The CDC recommends the use of any face covering that prevents the spread of respiratory droplets; an N-95 or professionally made mask is not necessary.

You can make an effective cloth face covering from a variety of items likely around your home. The CDC has some ideas for both sewn and non-sewn face coverings from common items.

Both the state and county also have face coverings available, particularly for vulnerable populations and people without economic means to purchase them.

You can request a free face covering from the State of Utah or, on June 29 and 30, Salt Lake County distributed 100,000 face coverings across nearly 40 community organizations. These community organizations will see that these face coverings reach vulnerable populations they serve, including people without economic means to purchase a face covering.

 

Are businesses required to enforce face coverings in their establishment?

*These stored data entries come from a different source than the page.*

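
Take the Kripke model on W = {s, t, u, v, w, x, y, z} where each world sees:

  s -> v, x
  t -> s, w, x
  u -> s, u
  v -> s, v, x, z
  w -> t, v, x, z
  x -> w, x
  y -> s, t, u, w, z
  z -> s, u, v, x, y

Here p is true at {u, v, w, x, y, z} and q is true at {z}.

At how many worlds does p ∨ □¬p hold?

6

s: p is F, □¬p is F. ✗
t: p is F, □¬p is F. ✗
u: p is T, □¬p is F. ✓
v: p is T, □¬p is F. ✓
w: p is T, □¬p is F. ✓
x: p is T, □¬p is F. ✓
y: p is T, □¬p is F. ✓
z: p is T, □¬p is F. ✓
Satisfying worlds: {u, v, w, x, y, z}.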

Yes, businesses should ensure employees and patrons are wearing a face covering in their establishment.

Employees should handle the face covering requirement just like they handle other health requirements and public-decency expectations in their establishments, such as “No shirt, no shoes, no service.”

Posting signage is an easy, effective way for business owners and operators to remind customers of the requirement. Signage is available on our COVID-19 “Print Materials” page.

What is the penalty for not complying?

We will enforce the face covering requirement primarily through education.

While violation of a public health order can be charged as a class B misdemeanor, we have asked our law enforcement partners to provide a verbal reminder to people in public without a face covering.

For businesses not requiring face coverings in their establishment, violations of the requirement will be handled like violations of other health regulations: primarily with education about the requirement and its purpose.

Repeat and egregious violators could receive a formal Notice of Violation (NOV) and order to comply. Notices of Violation do not carry fines but repeatedly ignoring an NOV and the request to comply could, eventually, result in criminal and civil penalties.

Should I report a business that is not enforcing face coverings?

If you encounter a business not enforcing the face covering requirement, the first thing you should do is politely ask them to begin doing so.

If that is ineffective, you may report a noncompliant public business in Salt Lake County by calling 385-468-INFO (4636) Monday through Friday from 8am to 5pm, or online anytime through our public reporting form.

How long will this requirement be in effect?

The current public health order requiring face coverings will expire on Thursday, August 20.